We add excess Na2CrO4 solution to 65.0 ml of a solution of silver nitrate to form insoluble solid Ag2CrO4. When it has been dried and weighed, the mass of Ag2CrO4 is found to be 0.640 grams. What is the molarity of the AgNO3 solution?

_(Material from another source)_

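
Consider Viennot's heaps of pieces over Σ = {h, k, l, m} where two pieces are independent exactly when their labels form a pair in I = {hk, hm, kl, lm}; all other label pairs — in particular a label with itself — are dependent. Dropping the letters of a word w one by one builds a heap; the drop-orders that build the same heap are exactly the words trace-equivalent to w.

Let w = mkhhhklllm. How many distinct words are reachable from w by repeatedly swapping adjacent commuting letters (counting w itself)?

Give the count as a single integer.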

Answer in units of M
To determine the molarity of the AgNO3 solution, we need to first calculate the moles of Ag2CrO4 formed.
First, calculate the molar mass of Ag2CrO4:
Ag: 107.87 g/mol
CrO4: 116.96 g/mol
Molar mass of Ag2CrO4 = 2(107.87) + 116.96 = 332.7 g/mol
Now calculate the moles of Ag2CrO4 formed:
moles = mass / molar mass = 0.640 g / 332.7 g/mol = 0.00192 mol
Since Ag2CrO4 was formed by the reaction between AgNO3 and Na2CrO4, the moles of AgNO3 is equal to the moles of Ag2CrO4 produced.
Now, calculate the volume of the AgNO3 solution:
65.0 ml = 0.065 L
Finally, calculate the molarity of the AgNO3 solution:
Molarity = moles / volume = 0.00192 mol / 0.065 L = 0.0295 M
Therefore, the molarity of the AgNO3 solution is 0.0295 M.